Gli interventi di Salvatore Esposito, Carlo Laudisa, Alessandro Renica, Paolo Paganini e Mario Sconcerti a Radio Marte

A Radio Marte, nel corso di Marte Sport Live è intervenuto Salvatore Esposito, attore

“Il Napoli ha qualcosa in più rispetto all’Inter e qualcosa in meno rispetto alla Juventus. A Torino, il Napoli è stato bravo a soffrire, poi in 15 minuti è stato bravo a recuperare 3 gol in casa loro per cui sarà un campionato avvincente. 

Al mercato del Napoli darei un 8, se fosse arrivato James sarebbe stato da 9 e se fosse arrivato anche Icardi sarebbe stato da 10.  Se vessi 1 euro, punterei su Lozano perché è un potenziale campione che non ha ancora avuto i riflettori giusti.

La passione per il Napoli me l’ha trasferita mio padre, mi portò allo stadio per la prima volta a vedere Napoli-Milan e in cambio io dovevo vedere tutte le cassette di Maradona. 

Il gol di Koulibaly a Torino è stato il più bello da tifoso del Napoli, il momento più brutto invece la domenica successiva. Hamsik credo sia stato uno dei giocatori più importanti della storia del Napoli, insieme ad Insigne”. 

A Radio Marte, nel corso di Marte Sport Live è intervenuto Carlo Laudisa, giornalista

“Llorente ha le caratteristiche che mancavano, è stato preso per questo. Le agevolazioni fiscali hanno inciso relativamente sul mercato, gli stranieri invece sono in decremento e questo è un fattore decisivo per la nostra serie A. Le squadre italiane stanno iniziando a preferire la qualità. Non è stato un mercato di puro calcolo, ma di investimenti e il Napoli lo dimostra: De Laurentiis e Ancelotti hanno puntato a ringiovanire la rosa e rinforzare i ruoli più carenti. 

Milik ha avuto delle difficoltà, ma è ancora giovane e può ambire anche ad uno stipendio più elevato”. 

A Radio Marte, nel corso di Marte Sport Live è intervenuto Alessandro Renica, ex azzurro

“Llorente è stato un acquisto molto intelligente perché il Napoli ha preso un giocatore esperto che conosce tutte le competizioni e pure se utilizzato non sempre, farà la differenza perché ha caratteristiche che mancavano negli attaccanti del Napoli. 

Contro la Sampdoria il Napoli deve vincere e convincere e un reparto sarà sotto osservazione: ci aspettiamo di vedere una crescita. Sabato sarà un test fondamentale per la difesa e in discussione bisogna sempre mettersi nel calcio. Nonostante il grande valore di Koulibaly e Manolas, entrambi dovranno confermare il loro valore e dovranno faro in ogni partita.  

A Radio Marte, nel corso di Marte Sport Live è intervenuto Paolo Paganini, giornalista

“L’incertezza societaria della Sampdoria pesa e non poco sui risultati della squadra di Di Francesco. Il mercato è stato incompleto perché Ferrero sta aspettando di capire come si evolve la situazione e pure se inconsciamente, tutto questo si riflette sulla gestione dello spogliatoio. Ho visto le due gare e dopo il modulo spregiudicato utilizzato contro la Lazio, il tecnico è corso ai ripari, ma alla prima difficoltà la Sampdoria non riesce a reagire e questo preoccupa. 
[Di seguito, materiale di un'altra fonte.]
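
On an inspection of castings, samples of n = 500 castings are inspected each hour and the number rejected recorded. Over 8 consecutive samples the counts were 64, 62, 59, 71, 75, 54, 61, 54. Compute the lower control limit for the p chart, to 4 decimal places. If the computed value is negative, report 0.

0.0806

p̄ = Σdᵢ / (k·n) = 500 / (8 × 500) = 0.12500
LCL = p̄ − 3·√(p̄(1−p̄)/n) = 0.12500 − 3 × 0.01479 = 0.08063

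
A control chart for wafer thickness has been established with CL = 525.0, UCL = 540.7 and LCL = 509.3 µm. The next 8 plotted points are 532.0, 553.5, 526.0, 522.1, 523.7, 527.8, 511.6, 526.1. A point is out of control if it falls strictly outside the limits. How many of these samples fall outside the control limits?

1

Compare each point to [509.3, 540.7]: sample 2 = 553.5 > UCL.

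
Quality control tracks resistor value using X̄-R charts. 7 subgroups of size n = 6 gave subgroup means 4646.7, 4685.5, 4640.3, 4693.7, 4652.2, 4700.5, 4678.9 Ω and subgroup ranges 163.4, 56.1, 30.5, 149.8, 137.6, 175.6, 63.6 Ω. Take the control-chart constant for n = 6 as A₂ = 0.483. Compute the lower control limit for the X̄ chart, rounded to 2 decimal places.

4617.53

X̄̄ = (4646.7 + 4685.5 + 4640.3 + 4693.7 + 4652.2 + 4700.5 + 4678.9) / 7 = 32697.8000 / 7 = 4671.1143
R̄ = (163.4 + 56.1 + 30.5 + 149.8 + 137.6 + 175.6 + 63.6) / 7 = 776.6000 / 7 = 110.9429
LCL = X̄̄ − A₂·R̄ = 4671.1143 − 0.483 × 110.9429 = 4617.5289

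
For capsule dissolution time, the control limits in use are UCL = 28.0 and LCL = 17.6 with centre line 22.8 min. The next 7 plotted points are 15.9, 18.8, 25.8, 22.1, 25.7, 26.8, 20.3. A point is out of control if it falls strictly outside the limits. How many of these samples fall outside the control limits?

1

Compare each point to [17.6, 28.0]: sample 1 = 15.9 < LCL.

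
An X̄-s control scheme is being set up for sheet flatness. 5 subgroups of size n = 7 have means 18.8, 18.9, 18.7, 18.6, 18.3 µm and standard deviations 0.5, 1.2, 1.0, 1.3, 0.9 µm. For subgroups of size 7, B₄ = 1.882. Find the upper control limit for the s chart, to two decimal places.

s̄ = (0.5 + 1.2 + 1.0 + 1.3 + 0.9) / 5 = 0.9800
UCL_s = B₄·s̄ = 1.882 × 0.9800 = 1.8444

1.84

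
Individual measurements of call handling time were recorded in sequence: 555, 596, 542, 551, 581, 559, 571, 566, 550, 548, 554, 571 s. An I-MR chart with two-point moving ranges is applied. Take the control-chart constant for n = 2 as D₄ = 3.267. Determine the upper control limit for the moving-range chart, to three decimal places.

63.558

Moving ranges: 41, 54, 9, 30, 22, 12, 5, 16, 2, 6, 17; M̄R̄ = 214.0000 / 11 = 19.4545
UCL_MR = D₄·M̄R̄ = 3.267 × 19.4545 = 63.5580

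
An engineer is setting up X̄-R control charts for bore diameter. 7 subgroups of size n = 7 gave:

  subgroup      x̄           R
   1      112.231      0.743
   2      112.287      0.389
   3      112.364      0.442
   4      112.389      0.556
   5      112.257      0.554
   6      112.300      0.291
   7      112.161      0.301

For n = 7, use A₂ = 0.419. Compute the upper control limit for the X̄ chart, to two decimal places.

X̄̄ = (112.231 + 112.287 + 112.364 + 112.389 + 112.257 + 112.300 + 112.161) / 7 = 785.9890 / 7 = 112.2841
R̄ = (0.743 + 0.389 + 0.442 + 0.556 + 0.554 + 0.291 + 0.301) / 7 = 3.2760 / 7 = 0.4680
UCL = X̄̄ + A₂·R̄ = 112.2841 + 0.419 × 0.4680 = 112.4802

112.48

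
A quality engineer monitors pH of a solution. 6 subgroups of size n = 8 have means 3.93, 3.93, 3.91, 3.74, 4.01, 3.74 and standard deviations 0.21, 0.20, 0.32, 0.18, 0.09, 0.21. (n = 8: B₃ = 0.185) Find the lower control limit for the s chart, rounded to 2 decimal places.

0.04

s̄ = (0.21 + 0.20 + 0.32 + 0.18 + 0.09 + 0.21) / 6 = 0.2017
LCL_s = B₃·s̄ = 0.185 × 0.2017 = 0.0373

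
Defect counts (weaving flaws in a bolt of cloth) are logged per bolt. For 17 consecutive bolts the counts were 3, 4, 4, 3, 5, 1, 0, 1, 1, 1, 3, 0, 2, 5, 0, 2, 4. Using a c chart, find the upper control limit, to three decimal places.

c̄ = (3 + 4 + 4 + 3 + 5 + 1 + 0 + 1 + 1 + 1 + 3 + 0 + 2 + 5 + 0 + 2 + 4) / 17 = 39 / 17 = 2.2941
UCL = c̄ + 3√c̄ = 2.2941 + 3 × √2.2941 = 2.2941 + 3 × 1.5146 = 6.8380

6.838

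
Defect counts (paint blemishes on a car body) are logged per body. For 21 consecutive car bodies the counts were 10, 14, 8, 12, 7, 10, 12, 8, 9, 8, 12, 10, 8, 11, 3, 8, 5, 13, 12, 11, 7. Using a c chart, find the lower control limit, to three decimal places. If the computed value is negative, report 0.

0.217

c̄ = (10 + 14 + 8 + 12 + 7 + 10 + 12 + 8 + 9 + 8 + 12 + 10 + 8 + 11 + 3 + 8 + 5 + 13 + 12 + 11 + 7) / 21 = 198 / 21 = 9.4286
LCL = c̄ − 3√c̄ = 9.4286 − 3 × 3.0706 = 0.2168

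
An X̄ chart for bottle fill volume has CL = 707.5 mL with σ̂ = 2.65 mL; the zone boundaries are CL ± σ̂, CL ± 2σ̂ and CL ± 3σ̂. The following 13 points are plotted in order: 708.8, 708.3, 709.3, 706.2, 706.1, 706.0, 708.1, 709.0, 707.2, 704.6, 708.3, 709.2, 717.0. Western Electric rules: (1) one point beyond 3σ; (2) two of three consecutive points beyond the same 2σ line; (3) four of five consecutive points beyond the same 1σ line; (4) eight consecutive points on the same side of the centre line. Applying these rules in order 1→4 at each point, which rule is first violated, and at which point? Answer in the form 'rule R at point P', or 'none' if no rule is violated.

rule 1 at point 13

Zone of each point (C = within 1σ̂, B = 1σ̂–2σ̂, A = 2σ̂–3σ̂, * = beyond 3σ̂; sign = side of CL): 1:+C, 2:+C, 3:+C, 4:-C, 5:-C, 6:-C, 7:+C, 8:+C, 9:-C, 10:-B, 11:+C, 12:+C, 13:+*
Rule 1 (one point beyond the 3σ limits) is satisfied at point 13.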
Gabbiadini credo che sabato giocherà perché ha anche una sorta di rivincita personale da prendersi nei confronti del Napoli. Come partner di Quagliarella, Gabbiadini è l’ideale, c’è da capire che modulo utilizzerà Di Francesco”. 

A Radio Marte, nel corso di Marte Sport Live è intervenuto Mario Sconcerti, giornalista

“Llorente è stata una mossa giusta e il Napoli prendendolo è diventata una delle pochissime squadre che ha la riserva del centranti. Il fatto che si possa alzare dalla panchina uno tra Milik e Llorente dà qualcosa in più al Napoli per cui è stata una scelta azzeccata. Se dovesse segnare 7 o 8 gol, Llorente porterebbe al Napoli tanti punti in più perché lui è l’elemento del di più. Non chiederei a Llorente tanti gol, ma reti pesanti. 

Marotta e Paratici hanno provato a farsi scherzetti a vicenda sul mercato, ma hanno avuto entrambi problemi grossi: l’Inter con Icardi e la Juventus ha provato a smaltire grandi giocatori e ci è riuscita solo in parte. 

Fabian Ruiz non da il meglio di se quando fa il trequartista e gioca spalle alla porta ecco perché Ancelotti ha cercato qualcosa di diverso da Zielinski che però è portato verso il gioco all’attacco e non all’organizzazione”.